Mr Ball hid dramatic footage he captured of the Russian agents landing on the ship in his shoes for a month before getting it smuggled out of prison and broadcast to the world.

He said: “I certainly remember knowing it was going to be dramatic and was going to have an impact.”

Mr Ball hid the memory card containing the footage in a matchbox and gave it to someone to take out of the prison and send to Greenpeace.

The striking footage was broadcast on news bulletins around the world the following day.

He said: “It was a massive relief and it was like a big weight lifted off my head.”

Mr Ball spent 67 days in a Russian prison facing charges of hooliganism and said it was more of a mental than physical strain, especially with the language barrier.

He was also missing his family: “Another extra stress to the whole thing was that it wasn’t just me going through it but this was an experience other people were going through and I wasn’t there to reassure them and tell them I was going to be OK.”

Mr Ball was limited to a 15-minute phone call home every two weeks, but was also able to keep in touch with letters smuggled into prison.

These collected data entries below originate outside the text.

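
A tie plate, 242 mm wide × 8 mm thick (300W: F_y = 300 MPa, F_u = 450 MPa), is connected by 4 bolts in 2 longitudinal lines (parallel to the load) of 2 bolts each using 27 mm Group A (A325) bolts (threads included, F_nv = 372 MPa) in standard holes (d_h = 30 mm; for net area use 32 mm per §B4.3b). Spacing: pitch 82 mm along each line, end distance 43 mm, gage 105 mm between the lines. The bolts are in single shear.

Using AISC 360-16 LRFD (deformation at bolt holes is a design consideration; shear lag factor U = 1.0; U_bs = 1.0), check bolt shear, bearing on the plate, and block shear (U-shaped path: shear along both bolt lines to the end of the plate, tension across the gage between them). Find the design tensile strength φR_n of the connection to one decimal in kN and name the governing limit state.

446.6 kN (block shear governs)

Bolt shear: A_b = π(27)²/4 = 572.56 mm². φR_n = 0.75 × 372 × 572.56 × 4 × 1 = 639.0 kN.
Bearing (8 mm plate, F_u = 450 MPa): end bolts L_c = 43 − 30/2 = 28, R_n = min(1.2×28×8×450, 2.4×27×8×450) = 120.96 kN/bolt; interior L_c = 82 − 30 = 52, R_n = 224.64 kN/bolt. φR_n = 0.75 × (2×120.96 + 2×224.64) = 518.4 kN.
Block shear: shear path 2×[43+1×82] = 2×125 mm, A_gv = 2000, A_nv = 2×(125 − 1.5×32)×8 = 1232 mm²; tension across gage: (105 − 1×32)×8 = 584 mm². R_n = min(0.6×450×1232, 0.6×300×2000) + 1.0×450×584 = min(332.64, 360) + 262.8 = 595.44 kN. φR_n = 0.75 × 595.44 = 446.6 kN.
Governing: min(639.0, 518.4, 446.6) = 446.6 kN → block shear.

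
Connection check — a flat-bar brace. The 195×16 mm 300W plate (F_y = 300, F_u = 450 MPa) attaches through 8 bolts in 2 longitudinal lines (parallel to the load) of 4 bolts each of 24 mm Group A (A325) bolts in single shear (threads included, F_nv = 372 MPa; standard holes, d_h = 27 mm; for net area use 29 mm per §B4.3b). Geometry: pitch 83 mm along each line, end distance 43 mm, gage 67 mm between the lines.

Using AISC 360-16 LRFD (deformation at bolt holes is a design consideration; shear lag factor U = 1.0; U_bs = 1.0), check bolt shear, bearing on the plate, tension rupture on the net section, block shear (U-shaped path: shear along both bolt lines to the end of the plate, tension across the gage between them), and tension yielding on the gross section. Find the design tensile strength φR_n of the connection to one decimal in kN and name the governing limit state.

739.8 kN (net-section rupture governs)

Bolt shear: A_b = π(24)²/4 = 452.39 mm². φR_n = 0.75 × 372 × 452.39 × 8 × 1 = 1009.7 kN.
Bearing (16 mm plate, F_u = 450 MPa): end bolts L_c = 43 − 27/2 = 29.5, R_n = min(1.2×29.5×16×450, 2.4×24×16×450) = 254.88 kN/bolt; interior L_c = 83 − 27 = 56, R_n = 414.72 kN/bolt. φR_n = 0.75 × (2×254.88 + 6×414.72) = 2248.6 kN.
Tension rupture (net): A_n = (195 − 2×29)×16 = 2192 mm² (U = 1.0, A_e = A_n). φR_n = 0.75 × 450 × 2192 = 739.8 kN.
Block shear: shear path 2×[43+3×83] = 2×292 mm, A_gv = 9344, A_nv = 2×(292 − 3.5×29)×16 = 6096 mm²; tension across gage: (67 − 1×29)×16 = 608 mm². R_n = min(0.6×450×6096, 0.6×300×9344) + 1.0×450×608 = min(1645.9, 1681.9) + 273.6 = 1919.5 kN. φR_n = 0.75 × 1919.5 = 1439.6 kN.
Tension yield (gross): A_g = 195×16 = 3120 mm². φR_n = 0.90 × 300 × 3120 = 842.4 kN.
Governing: min(1009.7, 2248.6, 739.8, 1439.6, 842.4) = 739.8 kN → net-section rupture.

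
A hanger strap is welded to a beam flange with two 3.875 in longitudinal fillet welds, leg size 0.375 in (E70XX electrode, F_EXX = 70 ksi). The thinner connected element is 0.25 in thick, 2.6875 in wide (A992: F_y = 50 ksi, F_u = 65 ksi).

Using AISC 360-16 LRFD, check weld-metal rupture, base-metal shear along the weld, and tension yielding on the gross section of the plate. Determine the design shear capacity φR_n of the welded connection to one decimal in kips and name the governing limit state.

Weld metal: throat = 0.707×0.375 = 0.26513 in, L = 2×3.875 = 7.75 in. φR_n = 0.75 × 0.6 × 70 × 0.26513 × 7.75 = 64.7 kips.
Base metal shear (0.25 in plate): yield φR_n = 1.0×0.6×50×0.25×7.75 = 58.1 kips; rupture φR_n = 0.75×0.6×65×0.25×7.75 = 56.7 kips; take 56.7 kips (rupture).
Tension yield (gross): A_g = 2.6875×0.25 = 0.67188 in². φR_n = 0.90 × 50 × 0.67188 = 30.2 kips.
Governing: min(64.7, 56.7, 30.2) = 30.2 kips → gross-section yield.

30.2 kips (gross-section yield governs)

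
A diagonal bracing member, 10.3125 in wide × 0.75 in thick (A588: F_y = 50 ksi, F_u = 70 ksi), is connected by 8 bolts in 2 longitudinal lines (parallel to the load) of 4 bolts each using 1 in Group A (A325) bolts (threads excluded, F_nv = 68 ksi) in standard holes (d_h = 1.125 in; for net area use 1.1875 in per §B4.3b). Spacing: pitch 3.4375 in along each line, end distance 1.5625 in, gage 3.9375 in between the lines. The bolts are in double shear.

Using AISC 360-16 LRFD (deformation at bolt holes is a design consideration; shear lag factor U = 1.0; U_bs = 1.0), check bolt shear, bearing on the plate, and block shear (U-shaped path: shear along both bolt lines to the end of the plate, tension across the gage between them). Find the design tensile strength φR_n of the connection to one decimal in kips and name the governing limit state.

473.0 kips (block shear governs)

Bolt shear: A_b = π(1)²/4 = 0.7854 in². φR_n = 0.75 × 68 × 0.7854 × 8 × 2 = 640.9 kips.
Bearing (0.75 in plate, F_u = 70 ksi): end bolts L_c = 1.5625 − 1.125/2 = 1, R_n = min(1.2×1×0.75×70, 2.4×1×0.75×70) = 63 kips/bolt; interior L_c = 3.4375 − 1.125 = 2.3125, R_n = 126 kips/bolt. φR_n = 0.75 × (2×63 + 6×126) = 661.5 kips.
Block shear: shear path 2×[1.5625+3×3.4375] = 2×11.875 in, A_gv = 17.813, A_nv = 2×(11.875 − 3.5×1.1875)×0.75 = 11.578 in²; tension across gage: (3.9375 − 1×1.1875)×0.75 = 2.0625 in². R_n = min(0.6×70×11.578, 0.6×50×17.813) + 1.0×70×2.0625 = min(486.28, 534.39) + 144.38 = 630.66 kips. φR_n = 0.75 × 630.66 = 473.0 kips.
Governing: min(640.9, 661.5, 473.0) = 473.0 kips → block shear.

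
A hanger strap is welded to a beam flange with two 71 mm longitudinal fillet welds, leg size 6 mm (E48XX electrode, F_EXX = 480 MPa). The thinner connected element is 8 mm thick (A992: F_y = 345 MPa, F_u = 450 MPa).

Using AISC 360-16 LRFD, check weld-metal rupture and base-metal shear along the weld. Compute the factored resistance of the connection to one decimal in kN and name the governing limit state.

Weld metal: throat = 0.707×6 = 4.242 mm, L = 2×71 = 142 mm. φR_n = 0.75 × 0.6 × 480 × 4.242 × 142 = 130.1 kN.
Base metal shear (8 mm plate): yield φR_n = 1.0×0.6×345×8×142 = 235.2 kN; rupture φR_n = 0.75×0.6×450×8×142 = 230.0 kN; take 230.0 kN (rupture).
Governing: min(130.1, 230.0) = 130.1 kN → weld metal.

130.1 kN (weld metal governs)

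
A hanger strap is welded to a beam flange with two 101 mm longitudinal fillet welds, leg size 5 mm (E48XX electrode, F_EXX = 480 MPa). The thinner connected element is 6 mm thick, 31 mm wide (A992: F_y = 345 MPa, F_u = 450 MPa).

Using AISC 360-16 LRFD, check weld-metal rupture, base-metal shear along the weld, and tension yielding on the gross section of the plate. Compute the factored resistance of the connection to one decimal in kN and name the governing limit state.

57.8 kN (gross-section yield governs)

Weld metal: throat = 0.707×5 = 3.535 mm, L = 2×101 = 202 mm. φR_n = 0.75 × 0.6 × 480 × 3.535 × 202 = 154.2 kN.
Base metal shear (6 mm plate): yield φR_n = 1.0×0.6×345×6×202 = 250.9 kN; rupture φR_n = 0.75×0.6×450×6×202 = 245.4 kN; take 245.4 kN (rupture).
Tension yield (gross): A_g = 31×6 = 186 mm². φR_n = 0.90 × 345 × 186 = 57.8 kN.
Governing: min(154.2, 245.4, 57.8) = 57.8 kN → gross-section yield.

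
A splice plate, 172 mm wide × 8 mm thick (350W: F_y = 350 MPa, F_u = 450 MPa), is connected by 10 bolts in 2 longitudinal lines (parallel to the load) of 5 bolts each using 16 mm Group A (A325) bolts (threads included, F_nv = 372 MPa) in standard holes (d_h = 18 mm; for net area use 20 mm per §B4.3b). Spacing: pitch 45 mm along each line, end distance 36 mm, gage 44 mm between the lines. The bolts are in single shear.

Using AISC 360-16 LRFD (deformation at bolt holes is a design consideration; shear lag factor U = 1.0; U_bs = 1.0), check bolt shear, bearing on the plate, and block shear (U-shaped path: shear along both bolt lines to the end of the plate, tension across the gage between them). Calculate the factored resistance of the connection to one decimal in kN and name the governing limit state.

473.0 kN (block shear governs)

Bolt shear: A_b = π(16)²/4 = 201.06 mm². φR_n = 0.75 × 372 × 201.06 × 10 × 1 = 561.0 kN.
Bearing (8 mm plate, F_u = 450 MPa): end bolts L_c = 36 − 18/2 = 27, R_n = min(1.2×27×8×450, 2.4×16×8×450) = 116.64 kN/bolt; interior L_c = 45 − 18 = 27, R_n = 116.64 kN/bolt. φR_n = 0.75 × (2×116.64 + 8×116.64) = 874.8 kN.
Block shear: shear path 2×[36+4×45] = 2×216 mm, A_gv = 3456, A_nv = 2×(216 − 4.5×20)×8 = 2016 mm²; tension across gage: (44 − 1×20)×8 = 192 mm². R_n = min(0.6×450×2016, 0.6×350×3456) + 1.0×450×192 = min(544.32, 725.76) + 86.4 = 630.72 kN. φR_n = 0.75 × 630.72 = 473.0 kN.
Governing: min(561.0, 874.8, 473.0) = 473.0 kN → block shear.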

He was finally reunited with his partner and two sons, aged 10 and eight, and four-year-old daughter in late December.

However, by May 2014 he was back at work with Greenpeace, disrupting the first shipment of oil from the Arctic to Europe in Rotterdam.

He is currently working for Greenpeace on another campaign around the UK.

Mr Ball said: “It’s something I get involved with because climate change is something I feel very strongly about.

“It’s a great threat to our planet and a great threat to human beings and I’m not going to put my feet up and ignore it.”

  • Don’t Fear, Don’t Trust, Don’t Beg: The extraordinary story of the Arctic 30 by Ben Stewart and published by The New Press is available now.